The riders enjoyed the start of the Tour de France in Denmark last week. The many fans along the side of the road made it a unique experience for the peloton.
It started on Wednesday with the tears by Jonas Vingegaard at the team presentation in Copenhagen. When more than ten thousand compatriots chanted his name in Tivoli amusement park, the Dane from Jumbo-Visma was overcome with emotions.
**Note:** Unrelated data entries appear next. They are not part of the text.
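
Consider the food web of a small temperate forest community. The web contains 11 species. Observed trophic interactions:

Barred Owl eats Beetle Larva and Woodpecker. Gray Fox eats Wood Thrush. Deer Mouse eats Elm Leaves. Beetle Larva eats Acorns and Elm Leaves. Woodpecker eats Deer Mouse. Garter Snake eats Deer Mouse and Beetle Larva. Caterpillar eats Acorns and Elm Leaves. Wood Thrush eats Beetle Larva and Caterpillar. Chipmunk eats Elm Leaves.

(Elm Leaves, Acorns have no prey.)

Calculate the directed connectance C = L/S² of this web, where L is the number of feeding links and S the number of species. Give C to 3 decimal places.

C = 0.116

The web has S = 11 species and L = 14 feeding links.
C = L / S² = 14 / 121 = 0.1157 ≈ 0.116.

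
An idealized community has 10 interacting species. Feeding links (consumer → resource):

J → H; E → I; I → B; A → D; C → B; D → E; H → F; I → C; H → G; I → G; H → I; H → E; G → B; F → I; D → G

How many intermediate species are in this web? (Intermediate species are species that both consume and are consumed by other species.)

Intermediate species (has both prey and predators): C, G, I, F, E, H, D.
Count: 7.

7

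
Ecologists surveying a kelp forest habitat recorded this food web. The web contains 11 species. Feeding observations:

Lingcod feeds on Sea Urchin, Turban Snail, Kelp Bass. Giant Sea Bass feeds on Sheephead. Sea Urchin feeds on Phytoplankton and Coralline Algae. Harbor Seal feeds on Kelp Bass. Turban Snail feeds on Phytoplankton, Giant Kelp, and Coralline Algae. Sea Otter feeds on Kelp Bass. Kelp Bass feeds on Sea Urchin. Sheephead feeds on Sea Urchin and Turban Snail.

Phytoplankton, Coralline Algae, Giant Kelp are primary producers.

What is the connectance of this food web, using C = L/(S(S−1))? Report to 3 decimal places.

C = 0.127

The web has S = 11 species and L = 14 feeding links.
C = L / (S(S−1)) = 14 / 110 = 0.1273 ≈ 0.127.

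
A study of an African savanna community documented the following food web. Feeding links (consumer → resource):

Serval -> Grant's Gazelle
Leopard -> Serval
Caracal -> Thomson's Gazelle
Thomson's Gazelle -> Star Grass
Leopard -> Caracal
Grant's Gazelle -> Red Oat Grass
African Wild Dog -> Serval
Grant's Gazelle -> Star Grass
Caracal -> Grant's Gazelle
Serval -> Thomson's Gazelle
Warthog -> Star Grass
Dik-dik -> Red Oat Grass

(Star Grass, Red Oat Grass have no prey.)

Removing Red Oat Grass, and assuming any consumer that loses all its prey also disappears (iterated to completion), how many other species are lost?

1

Remove Red Oat Grass.
Round 1: Dik-dik (all prey gone) → extinct.
No further losses. Total secondary extinctions: 1.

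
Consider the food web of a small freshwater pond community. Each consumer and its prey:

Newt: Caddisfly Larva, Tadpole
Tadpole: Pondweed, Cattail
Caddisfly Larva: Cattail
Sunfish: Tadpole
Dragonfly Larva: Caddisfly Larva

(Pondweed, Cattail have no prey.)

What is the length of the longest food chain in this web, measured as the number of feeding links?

One longest chain: Cattail → Caddisfly Larva → Newt.
It has 3 species and 2 links.

2 links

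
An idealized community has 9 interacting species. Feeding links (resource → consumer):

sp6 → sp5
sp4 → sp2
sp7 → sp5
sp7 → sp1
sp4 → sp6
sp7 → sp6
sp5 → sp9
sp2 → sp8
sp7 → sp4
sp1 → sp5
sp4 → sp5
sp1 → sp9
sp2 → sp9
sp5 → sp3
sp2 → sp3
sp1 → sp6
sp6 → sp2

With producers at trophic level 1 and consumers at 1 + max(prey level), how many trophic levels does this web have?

Producers (level 1): sp7.
sp7 → sp4 → sp6 → sp2 → sp3 gives sp3 level 5.
No species has a prey at level 5, so no species reaches level 6.

5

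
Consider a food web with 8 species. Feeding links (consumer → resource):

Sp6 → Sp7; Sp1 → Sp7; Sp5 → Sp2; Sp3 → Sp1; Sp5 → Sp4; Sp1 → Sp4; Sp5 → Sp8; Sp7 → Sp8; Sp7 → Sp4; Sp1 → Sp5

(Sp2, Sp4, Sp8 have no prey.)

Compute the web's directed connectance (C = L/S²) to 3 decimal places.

The web has S = 8 species and L = 10 feeding links.
C = L / S² = 10 / 64 = 0.1562 ≈ 0.156.

C = 0.156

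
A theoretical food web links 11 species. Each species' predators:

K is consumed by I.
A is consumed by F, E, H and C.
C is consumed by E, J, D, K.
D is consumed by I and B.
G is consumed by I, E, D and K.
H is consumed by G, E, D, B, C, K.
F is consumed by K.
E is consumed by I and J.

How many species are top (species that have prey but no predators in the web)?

Top species (has prey, but nothing eats it): B, J, I.
Count: 3.

3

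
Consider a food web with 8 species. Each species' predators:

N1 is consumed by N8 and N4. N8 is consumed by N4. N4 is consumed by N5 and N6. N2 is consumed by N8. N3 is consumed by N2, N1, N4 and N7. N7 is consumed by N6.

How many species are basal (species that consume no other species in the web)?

Basal species (no prey listed): N3.
Count: 1.

1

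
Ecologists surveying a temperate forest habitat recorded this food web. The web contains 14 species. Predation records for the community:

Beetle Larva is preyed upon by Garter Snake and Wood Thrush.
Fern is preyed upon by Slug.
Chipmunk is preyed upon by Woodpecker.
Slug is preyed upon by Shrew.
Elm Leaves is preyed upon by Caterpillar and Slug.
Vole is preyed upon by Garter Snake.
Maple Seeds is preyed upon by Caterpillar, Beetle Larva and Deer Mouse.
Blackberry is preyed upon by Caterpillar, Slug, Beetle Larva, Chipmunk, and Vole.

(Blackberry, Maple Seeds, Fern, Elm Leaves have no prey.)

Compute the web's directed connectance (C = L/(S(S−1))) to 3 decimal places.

C = 0.088

The web has S = 14 species and L = 16 feeding links.
C = L / (S(S−1)) = 16 / 182 = 0.0879 ≈ 0.088.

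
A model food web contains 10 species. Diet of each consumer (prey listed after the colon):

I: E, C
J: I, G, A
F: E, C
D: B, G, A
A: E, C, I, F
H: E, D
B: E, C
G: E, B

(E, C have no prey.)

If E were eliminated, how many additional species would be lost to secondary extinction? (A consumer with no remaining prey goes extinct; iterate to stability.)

Remove E.
Every predator of it retains at least one other prey: I still has C; F still has C; B still has C; G still has B; A still has C, I, F; H still has D.
No consumer loses all prey, so no secondary extinctions occur.

0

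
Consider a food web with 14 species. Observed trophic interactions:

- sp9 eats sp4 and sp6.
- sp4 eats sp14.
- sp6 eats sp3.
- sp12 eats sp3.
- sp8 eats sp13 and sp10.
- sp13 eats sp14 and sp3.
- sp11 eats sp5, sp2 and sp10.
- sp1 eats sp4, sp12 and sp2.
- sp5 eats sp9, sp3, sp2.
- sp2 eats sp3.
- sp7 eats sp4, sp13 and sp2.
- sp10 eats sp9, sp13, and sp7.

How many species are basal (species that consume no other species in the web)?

2

Basal species (no prey listed): sp3, sp14.
Count: 2.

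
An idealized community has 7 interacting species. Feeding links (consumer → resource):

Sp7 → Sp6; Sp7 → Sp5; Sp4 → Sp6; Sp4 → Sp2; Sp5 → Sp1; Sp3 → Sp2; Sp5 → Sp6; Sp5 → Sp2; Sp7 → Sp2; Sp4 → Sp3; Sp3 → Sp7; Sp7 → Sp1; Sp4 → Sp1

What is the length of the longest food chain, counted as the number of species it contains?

5 species

One longest chain: Sp6 → Sp5 → Sp7 → Sp3 → Sp4.
It has 5 species and 4 links.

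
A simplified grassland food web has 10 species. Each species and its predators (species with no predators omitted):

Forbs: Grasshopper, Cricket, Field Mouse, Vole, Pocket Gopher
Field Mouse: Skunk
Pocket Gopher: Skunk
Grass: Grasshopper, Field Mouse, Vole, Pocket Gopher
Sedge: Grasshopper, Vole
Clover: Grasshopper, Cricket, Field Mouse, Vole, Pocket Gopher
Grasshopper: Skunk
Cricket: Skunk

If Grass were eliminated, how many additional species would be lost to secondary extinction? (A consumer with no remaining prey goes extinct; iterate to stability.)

0

Remove Grass.
Every predator of it retains at least one other prey: Grasshopper still has Sedge, Clover, Forbs; Field Mouse still has Clover, Forbs; Vole still has Sedge, Clover, Forbs; Pocket Gopher still has Clover, Forbs.
No consumer loses all prey, so no secondary extinctions occur.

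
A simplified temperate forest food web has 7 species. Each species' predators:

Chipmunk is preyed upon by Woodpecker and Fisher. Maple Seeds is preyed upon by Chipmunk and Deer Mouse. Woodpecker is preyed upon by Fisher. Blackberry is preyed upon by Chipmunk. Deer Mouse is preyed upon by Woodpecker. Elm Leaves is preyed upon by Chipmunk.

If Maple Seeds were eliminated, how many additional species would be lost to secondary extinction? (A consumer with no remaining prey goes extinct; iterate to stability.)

Remove Maple Seeds.
Round 1: Deer Mouse (all prey gone) → extinct.
No further losses. Total secondary extinctions: 1.

1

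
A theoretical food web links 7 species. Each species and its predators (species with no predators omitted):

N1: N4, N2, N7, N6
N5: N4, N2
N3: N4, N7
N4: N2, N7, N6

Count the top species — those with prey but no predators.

3

Top species (has prey, but nothing eats it): N2, N7, N6.
Count: 3.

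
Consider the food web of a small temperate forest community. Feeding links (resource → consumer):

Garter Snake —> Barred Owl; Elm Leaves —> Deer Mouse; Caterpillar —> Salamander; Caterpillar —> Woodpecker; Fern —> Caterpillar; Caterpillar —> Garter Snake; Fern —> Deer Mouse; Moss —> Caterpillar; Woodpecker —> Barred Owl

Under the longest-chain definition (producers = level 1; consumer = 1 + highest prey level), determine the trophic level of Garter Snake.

Trophic level 3

Moss is a producer → level 1.
Caterpillar eats Moss (level 1); other prey at levels: Fern 1 → level 2.
Garter Snake eats Caterpillar → level 3.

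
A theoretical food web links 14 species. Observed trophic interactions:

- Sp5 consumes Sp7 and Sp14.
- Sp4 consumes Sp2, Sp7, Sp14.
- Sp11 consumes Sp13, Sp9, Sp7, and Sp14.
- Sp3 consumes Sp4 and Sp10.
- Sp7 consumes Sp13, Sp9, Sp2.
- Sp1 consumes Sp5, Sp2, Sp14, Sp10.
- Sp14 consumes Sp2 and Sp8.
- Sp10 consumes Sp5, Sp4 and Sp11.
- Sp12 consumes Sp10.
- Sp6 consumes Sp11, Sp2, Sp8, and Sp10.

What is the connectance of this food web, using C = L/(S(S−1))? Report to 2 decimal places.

C = 0.15

The web has S = 14 species and L = 28 feeding links.
C = L / (S(S−1)) = 28 / 182 = 0.1538 ≈ 0.15.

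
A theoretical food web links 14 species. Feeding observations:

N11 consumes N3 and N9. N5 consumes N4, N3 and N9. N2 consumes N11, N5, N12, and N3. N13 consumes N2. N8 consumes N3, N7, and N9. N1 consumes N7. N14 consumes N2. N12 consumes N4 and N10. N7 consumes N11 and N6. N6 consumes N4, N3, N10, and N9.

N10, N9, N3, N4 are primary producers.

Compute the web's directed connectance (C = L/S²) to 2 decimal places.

The web has S = 14 species and L = 23 feeding links.
C = L / S² = 23 / 196 = 0.1173 ≈ 0.12.

C = 0.12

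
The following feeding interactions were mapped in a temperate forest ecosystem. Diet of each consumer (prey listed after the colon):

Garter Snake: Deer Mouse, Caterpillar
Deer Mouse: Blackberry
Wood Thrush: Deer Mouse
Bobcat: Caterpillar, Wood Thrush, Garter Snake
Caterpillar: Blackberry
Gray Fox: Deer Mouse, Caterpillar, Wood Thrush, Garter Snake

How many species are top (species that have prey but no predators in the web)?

2

Top species (has prey, but nothing eats it): Bobcat, Gray Fox.
Count: 2.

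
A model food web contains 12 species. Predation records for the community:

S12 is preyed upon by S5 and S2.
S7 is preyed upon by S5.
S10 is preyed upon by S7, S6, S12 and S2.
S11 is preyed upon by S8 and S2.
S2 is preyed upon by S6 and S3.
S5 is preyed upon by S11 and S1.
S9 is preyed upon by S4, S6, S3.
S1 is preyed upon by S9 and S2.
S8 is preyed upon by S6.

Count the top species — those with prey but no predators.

Top species (has prey, but nothing eats it): S6, S3, S4.
Count: 3.

3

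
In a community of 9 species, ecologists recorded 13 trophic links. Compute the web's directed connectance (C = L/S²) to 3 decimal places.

The web has S = 9 species and L = 13 feeding links.
C = L / S² = 13 / 81 = 0.1605 ≈ 0.160.

C = 0.160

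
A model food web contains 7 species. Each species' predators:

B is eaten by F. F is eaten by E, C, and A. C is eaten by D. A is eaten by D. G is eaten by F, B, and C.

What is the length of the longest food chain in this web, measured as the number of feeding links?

4 links

One longest chain: G → B → F → C → D.
It has 5 species and 4 links.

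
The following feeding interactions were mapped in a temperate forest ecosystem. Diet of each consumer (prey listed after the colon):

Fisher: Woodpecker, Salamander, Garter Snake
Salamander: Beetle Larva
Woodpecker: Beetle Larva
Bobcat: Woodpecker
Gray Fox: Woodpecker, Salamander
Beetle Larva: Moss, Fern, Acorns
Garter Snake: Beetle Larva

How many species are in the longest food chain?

4 species

One longest chain: Moss → Beetle Larva → Woodpecker → Bobcat.
It has 4 species and 3 links.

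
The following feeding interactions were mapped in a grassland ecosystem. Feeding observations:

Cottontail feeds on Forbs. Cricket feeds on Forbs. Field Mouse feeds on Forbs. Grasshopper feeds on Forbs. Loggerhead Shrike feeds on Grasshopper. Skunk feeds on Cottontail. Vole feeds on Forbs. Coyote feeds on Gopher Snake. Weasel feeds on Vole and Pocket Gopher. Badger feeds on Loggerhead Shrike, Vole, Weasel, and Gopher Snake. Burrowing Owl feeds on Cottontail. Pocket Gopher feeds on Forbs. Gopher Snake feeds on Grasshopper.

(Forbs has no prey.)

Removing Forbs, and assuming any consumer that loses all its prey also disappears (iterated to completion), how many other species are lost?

13

Remove Forbs.
Round 1: Grasshopper (all prey gone), Vole (all prey gone), Cottontail (all prey gone), Field Mouse (all prey gone), Cricket (all prey gone), Pocket Gopher (all prey gone) → extinct.
Round 2: Loggerhead Shrike (all prey gone), Weasel (all prey gone), Burrowing Owl (all prey gone), Skunk (all prey gone), Gopher Snake (all prey gone) → extinct.
Round 3: Badger (all prey gone), Coyote (all prey gone) → extinct.
No further losses. Total secondary extinctions: 13.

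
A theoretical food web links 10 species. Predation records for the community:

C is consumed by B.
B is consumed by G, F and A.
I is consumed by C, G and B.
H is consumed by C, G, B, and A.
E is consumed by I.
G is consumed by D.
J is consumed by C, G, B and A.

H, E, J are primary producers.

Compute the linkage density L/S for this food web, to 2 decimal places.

There are L = 17 links among S = 10 species.
L/S = 17/10 = 1.7000 ≈ 1.70.

L/S = 1.70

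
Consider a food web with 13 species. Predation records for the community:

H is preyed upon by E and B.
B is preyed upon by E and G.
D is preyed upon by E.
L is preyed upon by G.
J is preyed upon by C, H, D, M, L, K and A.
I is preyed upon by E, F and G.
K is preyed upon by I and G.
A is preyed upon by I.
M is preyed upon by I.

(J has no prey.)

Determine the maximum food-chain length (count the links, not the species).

One longest chain: J → M → I → F.
It has 4 species and 3 links.

3 links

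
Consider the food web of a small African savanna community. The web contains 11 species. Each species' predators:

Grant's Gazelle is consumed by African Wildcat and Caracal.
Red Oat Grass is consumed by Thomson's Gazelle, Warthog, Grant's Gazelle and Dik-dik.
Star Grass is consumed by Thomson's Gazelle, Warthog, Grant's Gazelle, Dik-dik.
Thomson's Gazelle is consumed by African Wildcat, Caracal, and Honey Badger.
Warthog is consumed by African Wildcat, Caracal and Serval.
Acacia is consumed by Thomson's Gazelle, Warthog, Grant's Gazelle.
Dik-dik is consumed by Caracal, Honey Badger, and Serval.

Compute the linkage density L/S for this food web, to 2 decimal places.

There are L = 22 links among S = 11 species.
L/S = 22/11 = 2.0000 ≈ 2.00.

L/S = 2.00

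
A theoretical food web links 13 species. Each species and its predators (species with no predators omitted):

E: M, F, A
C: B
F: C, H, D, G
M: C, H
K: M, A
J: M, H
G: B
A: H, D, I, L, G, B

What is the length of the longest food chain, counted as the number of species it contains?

One longest chain: E → F → G → B.
It has 4 species and 3 links.

4 species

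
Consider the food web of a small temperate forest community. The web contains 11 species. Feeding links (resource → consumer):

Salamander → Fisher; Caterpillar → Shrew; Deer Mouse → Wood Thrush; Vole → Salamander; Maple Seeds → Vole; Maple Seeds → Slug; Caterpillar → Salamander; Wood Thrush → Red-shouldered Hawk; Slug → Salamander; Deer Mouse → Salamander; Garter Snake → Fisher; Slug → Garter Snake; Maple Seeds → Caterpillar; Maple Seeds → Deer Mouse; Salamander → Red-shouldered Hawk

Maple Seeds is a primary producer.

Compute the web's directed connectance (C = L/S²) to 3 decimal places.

The web has S = 11 species and L = 15 feeding links.
C = L / S² = 15 / 121 = 0.1240 ≈ 0.124.

C = 0.124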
“I had already hoped for a lot of people and a nice reception, but this was really more than amazing,” 25-year-old Vingegaard said after the presentation to the Danish TV 2 SPORT† “I was amazed and moved that so many people know me and support me. The fans could hardly stop cheering.”
The number two of last year’s Tour, together with former Tour of Flanders winner Kasper Asgreen and former world champion Mads Pedersen, is the exponent of a new, successful generation of Danish cyclists. Their successes have ensured that an ever-popular sport has received even more attention in Denmark.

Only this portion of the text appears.